Patient Education

To help you understand and navigate through your orthopedic health decisions, we have created a patient education section. Please select from one of the categories below to learn more about your condition or procedure.
Dupuytren’s Contracture

Dupuytren’s contracture is a condition that causes one or more fingers to bend inward toward the palm of the hand due to the thickening and tightening of connective tissue (fascia) under the skin.

Common Symptoms

It starts with the formation of small, sore lumps (nodules) in the palm. Over time, these nodules thicken and form thick bands or cords under the skin. As the cords tighten, they pull one or more fingers, usually the ring and little fingers, into a bent position towards the palm, making it difficult to straighten the fingers. It can make everyday activities like placing hands in pockets, wearing gloves, or shaking hands difficult.

Cause & Anatomy

The exact cause is unknown, but it tends to run in families and is more common in men over 50 years old, those of Northern European descent and people with diabetes.

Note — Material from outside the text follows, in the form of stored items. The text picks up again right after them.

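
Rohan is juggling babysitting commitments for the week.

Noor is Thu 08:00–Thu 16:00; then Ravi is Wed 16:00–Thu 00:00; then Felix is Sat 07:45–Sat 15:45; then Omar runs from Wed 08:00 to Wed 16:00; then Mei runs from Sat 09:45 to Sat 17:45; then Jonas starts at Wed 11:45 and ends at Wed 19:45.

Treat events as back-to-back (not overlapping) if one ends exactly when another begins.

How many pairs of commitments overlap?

Check each pair: they overlap iff neither finishes before the other starts.
Sorted by start: Omar, Jonas, Ravi, Noor, Felix, Mei.
Jonas starts before Omar ends → Omar and Jonas overlap.
Ravi starts exactly when Omar ends (back-to-back, no overlap); Omar is clear from here.
Ravi starts before Jonas ends → Jonas and Ravi overlap.
Noor starts after Jonas ends; Jonas is clear from here.
Noor starts after Ravi ends; Ravi is clear from here.
Felix starts after Noor ends; Noor is clear from here.
Mei starts before Felix ends → Felix and Mei overlap.
Overlapping pairs: Felix & Mei, Jonas & Omar, Jonas & Ravi — 3 in total.

3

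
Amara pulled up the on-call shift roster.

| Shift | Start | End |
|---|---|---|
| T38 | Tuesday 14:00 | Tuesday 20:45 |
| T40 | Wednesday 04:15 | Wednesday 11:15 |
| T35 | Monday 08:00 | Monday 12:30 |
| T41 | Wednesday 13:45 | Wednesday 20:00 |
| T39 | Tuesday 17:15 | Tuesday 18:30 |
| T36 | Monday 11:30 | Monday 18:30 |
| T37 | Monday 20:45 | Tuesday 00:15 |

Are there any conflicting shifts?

Sorted by start: T35, T36, T37, T38, T39, T40, T41.
T36 starts before T35 ends → T35 and T36 overlap.
That's a conflict, so the schedule is not conflict-free.

Yes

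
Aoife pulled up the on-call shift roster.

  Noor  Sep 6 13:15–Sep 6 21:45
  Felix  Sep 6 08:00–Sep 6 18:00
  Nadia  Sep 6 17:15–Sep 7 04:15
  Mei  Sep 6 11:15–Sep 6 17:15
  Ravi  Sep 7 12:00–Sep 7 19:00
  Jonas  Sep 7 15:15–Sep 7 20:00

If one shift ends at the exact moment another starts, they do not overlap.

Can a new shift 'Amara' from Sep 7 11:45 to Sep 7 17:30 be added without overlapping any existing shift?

No — it overlaps Jonas, Ravi

Felix: ends Sep 6 18:00 at or before Amara starts Sep 7 11:45 → clear.
Mei: ends Sep 6 17:15 at or before Amara starts Sep 7 11:45 → clear.
Noor: ends Sep 6 21:45 at or before Amara starts Sep 7 11:45 → clear.
Nadia: ends Sep 7 04:15 at or before Amara starts Sep 7 11:45 → clear.
Ravi: starts Sep 7 12:00 before Amara ends Sep 7 17:30, and ends Sep 7 19:00 after Amara starts Sep 7 11:45 → overlap.
Jonas: starts Sep 7 15:15 before Amara ends Sep 7 17:30, and ends Sep 7 20:00 after Amara starts Sep 7 11:45 → overlap.
Amara overlaps Jonas, Ravi.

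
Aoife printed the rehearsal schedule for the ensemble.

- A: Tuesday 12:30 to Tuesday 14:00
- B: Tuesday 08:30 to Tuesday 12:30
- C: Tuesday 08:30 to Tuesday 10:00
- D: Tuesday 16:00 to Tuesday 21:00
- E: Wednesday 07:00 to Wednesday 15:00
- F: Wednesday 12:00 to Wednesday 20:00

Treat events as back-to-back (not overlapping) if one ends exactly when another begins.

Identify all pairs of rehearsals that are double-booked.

Sorted by start: B, C, A, D, E, F.
C starts before B ends → B and C overlap.
A starts exactly when B ends (back-to-back, no overlap) — done with B.
A starts after C ends — done with C.
D starts after A ends — done with A.
E starts after D ends — done with D.
F starts before E ends → E and F overlap.

B & C, E & F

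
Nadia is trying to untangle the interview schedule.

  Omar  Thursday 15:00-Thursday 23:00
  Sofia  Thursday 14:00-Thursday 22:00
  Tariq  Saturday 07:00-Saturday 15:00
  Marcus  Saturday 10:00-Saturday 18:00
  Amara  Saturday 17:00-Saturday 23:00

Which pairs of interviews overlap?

Amara & Marcus, Marcus & Tariq, Omar & Sofia

Two intervals overlap when each starts before the other ends.
Sorted by start: Sofia, Omar, Tariq, Marcus, Amara.
Omar starts before Sofia ends → Sofia and Omar overlap.
Tariq starts after Sofia ends — done with Sofia.
Tariq starts after Omar ends — done with Omar.
Marcus starts before Tariq ends → Tariq and Marcus overlap.
Amara starts after Tariq ends.
Amara starts before Marcus ends → Marcus and Amara overlap.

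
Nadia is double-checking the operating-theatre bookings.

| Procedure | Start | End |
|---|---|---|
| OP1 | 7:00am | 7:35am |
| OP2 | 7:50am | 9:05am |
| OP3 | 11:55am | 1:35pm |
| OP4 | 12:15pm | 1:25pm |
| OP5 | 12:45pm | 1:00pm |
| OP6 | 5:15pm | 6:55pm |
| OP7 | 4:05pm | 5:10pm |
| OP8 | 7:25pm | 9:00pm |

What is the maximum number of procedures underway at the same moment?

3

Sweep the timeline, counting +1 at each start and −1 at each end (ends before starts at a tie):
7:00am start OP1 → 1
7:35am end OP1 → 0
7:50am start OP2 → 1
9:05am end OP2 → 0
11:55am start OP3 → 1
12:15pm start OP4 → 2
12:45pm start OP5 → 3
1:00pm end OP5 → 2
1:25pm end OP4 → 1
1:35pm end OP3 → 0
4:05pm start OP7 → 1
5:10pm end OP7 → 0
5:15pm start OP6 → 1
6:55pm end OP6 → 0
7:25pm start OP8 → 1
9:00pm end OP8 → 0
Peak is 3, at 12:45pm (OP3, OP4, OP5).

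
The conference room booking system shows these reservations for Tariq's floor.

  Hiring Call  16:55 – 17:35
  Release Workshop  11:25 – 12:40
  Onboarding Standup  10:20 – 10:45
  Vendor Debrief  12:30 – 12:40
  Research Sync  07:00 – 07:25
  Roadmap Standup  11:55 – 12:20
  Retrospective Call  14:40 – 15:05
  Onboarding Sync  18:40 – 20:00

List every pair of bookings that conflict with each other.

Two intervals overlap when each starts before the other ends.
Sorted by start: Research Sync, Onboarding Standup, Release Workshop, Roadmap Standup, Vendor Debrief, Retrospective Call, Hiring Call, Onboarding Sync.
Onboarding Standup starts after Research Sync ends, so nothing later overlaps Research Sync either.
Release Workshop starts after Onboarding Standup ends, so nothing later overlaps Onboarding Standup either.
Roadmap Standup starts before Release Workshop ends → Release Workshop and Roadmap Standup overlap.
Vendor Debrief starts before Release Workshop ends → Release Workshop and Vendor Debrief overlap.
Retrospective Call starts after Release Workshop ends, so nothing later overlaps Release Workshop either.
Vendor Debrief starts after Roadmap Standup ends, so nothing later overlaps Roadmap Standup either.
Retrospective Call starts after Vendor Debrief ends, so nothing later overlaps Vendor Debrief either.
Hiring Call starts after Retrospective Call ends, so nothing later overlaps Retrospective Call either.
Onboarding Sync starts after Hiring Call ends.

Release Workshop & Roadmap Standup, Release Workshop & Vendor Debrief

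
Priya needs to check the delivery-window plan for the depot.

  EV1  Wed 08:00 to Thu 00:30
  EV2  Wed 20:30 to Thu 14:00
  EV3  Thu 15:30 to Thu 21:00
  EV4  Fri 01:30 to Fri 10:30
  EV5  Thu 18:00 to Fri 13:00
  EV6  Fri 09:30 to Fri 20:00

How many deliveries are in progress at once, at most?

Sweep the timeline, counting +1 at each start and −1 at each end (ends before starts at a tie):
Wed 08:00 start EV1 → 1
Wed 20:30 start EV2 → 2
Thu 00:30 end EV1 → 1
Thu 14:00 end EV2 → 0
Thu 15:30 start EV3 → 1
Thu 18:00 start EV5 → 2
Thu 21:00 end EV3 → 1
Fri 01:30 start EV4 → 2
Fri 09:30 start EV6 → 3
Fri 10:30 end EV4 → 2
Fri 13:00 end EV5 → 1
Fri 20:00 end EV6 → 0
Peak is 3, at Fri 09:30 (EV4, EV5, EV6).

3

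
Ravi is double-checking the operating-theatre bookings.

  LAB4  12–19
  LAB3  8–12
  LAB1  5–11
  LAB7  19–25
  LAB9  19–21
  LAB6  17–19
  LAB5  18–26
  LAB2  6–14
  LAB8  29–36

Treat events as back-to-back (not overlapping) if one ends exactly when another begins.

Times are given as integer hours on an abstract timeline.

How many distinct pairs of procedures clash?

10

Two intervals overlap when each starts before the other ends.
Sorted by start: LAB1, LAB2, LAB3, LAB4, LAB6, LAB5, LAB7, LAB9, LAB8.
LAB2 starts before LAB1 ends → LAB1 and LAB2 overlap.
LAB3 starts before LAB1 ends → LAB1 and LAB3 overlap.
LAB4 starts after LAB1 ends — done with LAB1.
LAB3 starts before LAB2 ends → LAB2 and LAB3 overlap.
LAB4 starts before LAB2 ends → LAB2 and LAB4 overlap.
LAB6 starts after LAB2 ends — done with LAB2.
LAB4 starts exactly when LAB3 ends (back-to-back, no overlap) — done with LAB3.
LAB6 starts before LAB4 ends → LAB4 and LAB6 overlap.
LAB5 starts before LAB4 ends → LAB4 and LAB5 overlap.
LAB7 starts exactly when LAB4 ends (back-to-back, no overlap) — done with LAB4.
LAB5 starts before LAB6 ends → LAB6 and LAB5 overlap.
LAB7 starts exactly when LAB6 ends (back-to-back, no overlap) — done with LAB6.
LAB7 starts before LAB5 ends → LAB5 and LAB7 overlap.
LAB9 starts before LAB5 ends → LAB5 and LAB9 overlap.
LAB8 starts after LAB5 ends.
LAB9 starts before LAB7 ends → LAB7 and LAB9 overlap.
LAB8 starts after LAB7 ends.
LAB8 starts after LAB9 ends.
Overlapping pairs: LAB1 & LAB2, LAB1 & LAB3, LAB2 & LAB3, LAB2 & LAB4, LAB4 & LAB5, LAB4 & LAB6, LAB5 & LAB6, LAB5 & LAB7, LAB5 & LAB9, LAB7 & LAB9 — 10 in total.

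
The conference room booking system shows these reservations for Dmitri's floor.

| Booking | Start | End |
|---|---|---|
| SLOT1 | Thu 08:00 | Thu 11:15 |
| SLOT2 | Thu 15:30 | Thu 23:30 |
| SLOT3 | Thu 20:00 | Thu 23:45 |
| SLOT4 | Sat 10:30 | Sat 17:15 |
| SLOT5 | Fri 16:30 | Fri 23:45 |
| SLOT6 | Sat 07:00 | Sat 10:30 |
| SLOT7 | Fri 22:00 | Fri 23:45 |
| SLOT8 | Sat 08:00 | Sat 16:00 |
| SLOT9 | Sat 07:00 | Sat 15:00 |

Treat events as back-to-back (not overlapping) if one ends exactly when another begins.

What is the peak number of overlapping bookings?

3

Walk through starts and ends in time order (an end at T is processed before a start at T):
Thu 08:00 start SLOT1 → 1
Thu 11:15 end SLOT1 → 0
Thu 15:30 start SLOT2 → 1
Thu 20:00 start SLOT3 → 2
Thu 23:30 end SLOT2 → 1
Thu 23:45 end SLOT3 → 0
Fri 16:30 start SLOT5 → 1
Fri 22:00 start SLOT7 → 2
Fri 23:45 end SLOT5 → 1
Fri 23:45 end SLOT7 → 0
Sat 07:00 start SLOT6 → 1
Sat 07:00 start SLOT9 → 2
Sat 08:00 start SLOT8 → 3
Sat 10:30 end SLOT6 → 2
Sat 10:30 start SLOT4 → 3
Sat 15:00 end SLOT9 → 2
Sat 16:00 end SLOT8 → 1
Sat 17:15 end SLOT4 → 0
Peak is 3, at Sat 08:00 (SLOT6, SLOT8, SLOT9).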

Dupuytren’s Contracture primarily affects the palmar fascia, which is the fibrous layer of tissue that lies underneath the skin and above the tendons, nerves, and bones in the palm and fingers.


No advanced imaging tests or blood work are typically needed, as the diagnosis is primarily clinical based on the physical examination findings. Healthcare providers rely on the appearance of the hand, palpation of the abnormal tissue, and functional testing to diagnose Dupuytren’s contracture. An X-ray can look for other causes of stiffness including arthritis.


There is no known way to definitively prevent Dupuytren’s contracture, as the exact cause is unknown. Unfortunately, even with preventative measures, Dupuytren’s contracture may still develop, especially if there is a family history or genetic predisposition. The condition often progresses slowly over years, and early preventative care focuses on slowing its advancement through lifestyle modifications and hand therapy exercises. Ultimately, there are no guaranteed preventative methods, but addressing potential risk factors may help reduce the likelihood of developing this condition.


Nonsurgical treatments like injections are typically tried first for early-stage cases, while surgery is recommended when the contracture significantly impairs hand function. Physical therapy is often needed after surgery or injections to regain strength and range of motion.

Enzyme Injections (Xiaflex): An enzyme called collagenase is injected into the cords, which helps break them down. After the medication works for one – three days, the doctor numbs and stretches the finger to straighten the affected finger.


The main surgical treatment for Dupuytren’s contracture is called fasciectomy. Here are the key details about this surgery: A fasciectomy involves making an incision in the palm of the hand and removing the thickened, contracted bands of tissue (fascia) that are pulling the fingers inward.

The goal is to release the tightened cords and allow the fingers to straighten and move more freely.

It is recommended for severe cases of Dupuytren’s contracture when the fingers have bent so far that hand function is significantly impaired.


Splinting and Immobilization:
After surgery, the hand is initially splinted or bandaged to protect the surgical area and maintain the corrected position of the fingers. Splinting helps prevent scar contracture and maintain the surgical release.

Edema Control:
Keeping the hand elevated above heart level helps reduce swelling in the initial postoperative period.

Scar Management:
Massaging and moisturizing the scar area once healed helps keep the scar soft and pliable.

Range of Motion Exercises:
Gentle active range of motion exercises for the fingers are often started 2-3 days after surgery to stimulate circulation. Tendon gliding exercises help restore smooth tendon motion. Exercises may include finger straightening, spreading, bending, making fists of different sizes.

After regaining motion, gentle strengthening exercises are added, such as squeezing therapy putty. Grip and pinch strength need to be rebuilt over several months.

Follow-up Visits:
Patients are often seen weekly by a hand therapist to monitor progress and ensure recovery of motion. Therapy may be needed for up to 6 months to maximize results. Consistent adherence to the rehabilitation program is crucial for achieving optimal outcomes after Dupuytren’s release surgery.


What if I suspect I have Dupuytren’s?
Seek an evaluation from a hand surgeon as soon as possible.